Rodgerson disse à Reuters que as maiores empresas do setor vêm reduzindo capacidade para se alinhar melhor à demanda diante de custos mais altos, e a Azul seguirá o exemplo, indo além dos cortes anteriores à medida que o conflito se prolonga.
“Quando fizemos nossos cortes iniciais, pensamos que a guerra já teria terminado”, disse o executivo em entrevista na sexta-feira, antes de uma reunião de líderes de companhias aéreas globais no Rio de Janeiro. “Mas ela continua, então vamos continuar a cortar algumas frequências de forma oportunista, certificando-nos de que estamos voando apenas coisas que fazem sentido.”
A maior parte das reduções da Azul no segundo trimestre ocorreu em rotas internacionais, com ajustes adicionais concentrados em frequências domésticas, em vez de retirar cidades inteiras. “Você voa para Curitiba seis vezes por dia?

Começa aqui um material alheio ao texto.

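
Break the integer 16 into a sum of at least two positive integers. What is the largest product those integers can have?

324

Fill m[k] for k=2..16: at each k try every first piece i and multiply by the better of (k−i) uncut or m[k−i].
Small cases: m[2]=1, m[3]=2, m[4]=4, m[5]=6, m[6]=9, m[7]=12, m[8]=18, m[9]=27, m[10]=36, m[11]=54.
m[12] = 3×max(9,27) = 3×27 = 81
m[13] = 2×max(11,54) = 2×54 = 108
m[14] = 2×max(12,81) = 2×81 = 162
m[15] = 3×max(12,81) = 3×81 = 243
m[16] = 2×max(14,162) = 2×162 = 324
One optimal split: 3 + 3 + 3 + 3 + 2 + 2; product 3×3×3×3×2×2 = 324.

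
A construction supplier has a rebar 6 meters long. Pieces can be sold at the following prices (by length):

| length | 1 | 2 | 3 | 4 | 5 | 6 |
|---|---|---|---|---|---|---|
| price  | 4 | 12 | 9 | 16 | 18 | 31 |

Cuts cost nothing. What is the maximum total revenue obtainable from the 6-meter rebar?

36

Let v[k] be the best obtainable value from length k. For each k, try every first piece i and keep the best of price[i] + v[k−i].
v[1] = 4
v[2] = max(4+4, 12+0) = 12
v[3] = max(4+12, 12+4, 9+0) = 16
v[4] = max(4+16, 12+12, 9+4, 16+0) = 24
v[5] = max(4+24, 12+16, 9+12, 16+4, 18+0) = 28
v[6] = max(4+28, 12+24, 9+16, 16+12, 18+4, 31+0) = 36
One optimal cutting: 2 + 2 + 2 → ₹12 + ₹12 + ₹12 = ₹36.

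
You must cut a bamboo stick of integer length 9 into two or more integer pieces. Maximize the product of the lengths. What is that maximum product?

Let g[k] be the best product for length k (with at least one cut). For each first piece i, the rest contributes max(k−i, g[k−i]).
g[2] = 1*max(1,0) = 1*1 = 1
g[3] = 1*max(2,1) = 1*2 = 2
g[4] = 2*max(2,1) = 2*2 = 4
g[5] = 2*max(3,2) = 2*3 = 6
g[6] = 3*max(3,2) = 3*3 = 9
g[7] = 2*max(5,6) = 2*6 = 12
g[8] = 2*max(6,9) = 2*9 = 18
g[9] = 3*max(6,9) = 3*9 = 27
One optimal split: 3 + 3 + 3; product 3*3*3 = 27.

27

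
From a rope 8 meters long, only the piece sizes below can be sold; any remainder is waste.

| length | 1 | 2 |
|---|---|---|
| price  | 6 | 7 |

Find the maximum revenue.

48

Let f[k] be the best obtainable value from length k. For each k, try every first piece i and keep the best of price[i] + f[k−i].
f[1] = 6
f[2] = max(6+6, 7+0) = 12
f[3] = max(6+12, 7+6) = 18
f[4] = max(6+18, 7+12) = 24
f[5] = max(6+24, 7+18) = 30
f[6] = max(6+30, 7+24) = 36
f[7] = max(6+36, 7+30) = 42
f[8] = max(6+42, 7+36) = 48
One optimal cutting: 1 + 1 + 1 + 1 + 1 + 1 + 1 + 1 → 48.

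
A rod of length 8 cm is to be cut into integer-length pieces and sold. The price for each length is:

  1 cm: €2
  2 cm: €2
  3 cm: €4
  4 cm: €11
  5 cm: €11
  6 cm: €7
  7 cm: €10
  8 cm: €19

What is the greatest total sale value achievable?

22

Build r[k] bottom-up: r[k] = max over allowed piece i of (p[i] + r[k−i]).
r[1] = 2
r[2] = max(2+2, 2+0) = 4
r[3] = max(2+4, 2+2, 4+0) = 6
r[4] = max(2+6, 2+4, 4+2, 11+0) = 11
r[5] = max(2+11, 2+6, 4+4, 11+2, 11+0) = 13
r[6] = max(2+13, 2+11, 4+6, 11+4, 11+2, 7+0) = 15
r[7] = max(2+15, 2+13, 4+11, …, 7+2, 10+0) = 17
r[8] = max(2+17, 2+15, 4+13, …, 10+2, 19+0) = 22
One optimal cutting: 4 + 4 → €11 + €11 = €22.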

Talvez, com esses preços de combustível, devessem ser quatro”, exemplificou Rodgerson.
A companhia está priorizando seus principais hubs em Campinas, Belo Horizonte e Recife. “Ainda não retiramos cidades, mas isso está sempre em pauta. Mas primeiro você começa com a utilização e o corte de frequências. Você não quer estar utilizando uma aeronave 13, 14 horas por dia quando os preços dos combustíveis dobram.”

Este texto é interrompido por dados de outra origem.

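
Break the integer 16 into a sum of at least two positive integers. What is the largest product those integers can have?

Fill g[k] for k=2..16: at each k try every first piece i and multiply by the better of (k−i) uncut or g[k−i].
g[2] = 1*max(1,0) = 1*1 = 1
g[3] = 1*max(2,1) = 1*2 = 2
g[4] = 2*max(2,1) = 2*2 = 4
g[5] = 2*max(3,2) = 2*3 = 6
g[6] = 3*max(3,2) = 3*3 = 9
g[7] = 2*max(5,6) = 2*6 = 12
g[8] = 2*max(6,9) = 2*9 = 18
g[9] = 3*max(6,9) = 3*9 = 27
g[10] = 2*max(8,18) = 2*18 = 36
g[11] = 2*max(9,27) = 2*27 = 54
g[12] = 3*max(9,27) = 3*27 = 81
g[13] = 2*max(11,54) = 2*54 = 108
g[14] = 2*max(12,81) = 2*81 = 162
g[15] = 3*max(12,81) = 3*81 = 243
g[16] = 2*max(14,162) = 2*162 = 324
One optimal split: 3 + 3 + 3 + 3 + 2 + 2; product 3*3*3*3*2*2 = 324.

324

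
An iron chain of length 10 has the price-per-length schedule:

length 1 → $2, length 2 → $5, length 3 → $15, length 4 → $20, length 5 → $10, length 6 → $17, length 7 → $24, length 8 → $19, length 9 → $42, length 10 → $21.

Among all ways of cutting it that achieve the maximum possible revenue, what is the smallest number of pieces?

3

Build r[k] bottom-up: r[k] = max over allowed piece i of (p[i] + r[k−i]).
r[1] = 2
r[2] = max(2+2, 5+0) = 5
r[3] = max(2+5, 5+2, 15+0) = 15
r[4] = max(2+15, 5+5, 15+2, 20+0) = 20
r[5] = max(2+20, 5+15, 15+5, 20+2, 10+0) = 22
r[6] = max(2+22, 5+20, 15+15, 20+5, 10+2, 17+0) = 30
r[7] = max(2+30, 5+22, 15+20, …, 17+2, 24+0) = 35
r[8] = max(2+35, 5+30, 15+22, …, 24+2, 19+0) = 40
r[9] = max(2+40, 5+35, 15+30, …, 19+2, 42+0) = 45
r[10] = max(2+45, 5+40, 15+35, …, 42+2, 21+0) = 50
Maximum revenue is $50.
Now minimize piece count subject to staying optimal: for each k, pieces[k] = 1 + min over i with p[i]+r[k−i]=r[k] of pieces[k−i].
pieces[7] = 2
pieces[8] = 2
pieces[9] = 3
pieces[10] = 3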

Rodgerson destacou que o balanço patrimonial da Azul, após uma grande reestruturação da dívida, colocou a empresa em posição mais forte do que alguns concorrentes para se adaptar. A companhia saiu do processo do Capítulo 11 em fevereiro com apoio da United Airlines e da American Airlines.
A Azul espera que os preços permaneçam sob pressão no segundo trimestre, sazonalmente mais fraco, mas vê espaço para que tarifas mais altas se sustentem à medida que a demanda se fortaleça no terceiro e quarto trimestres.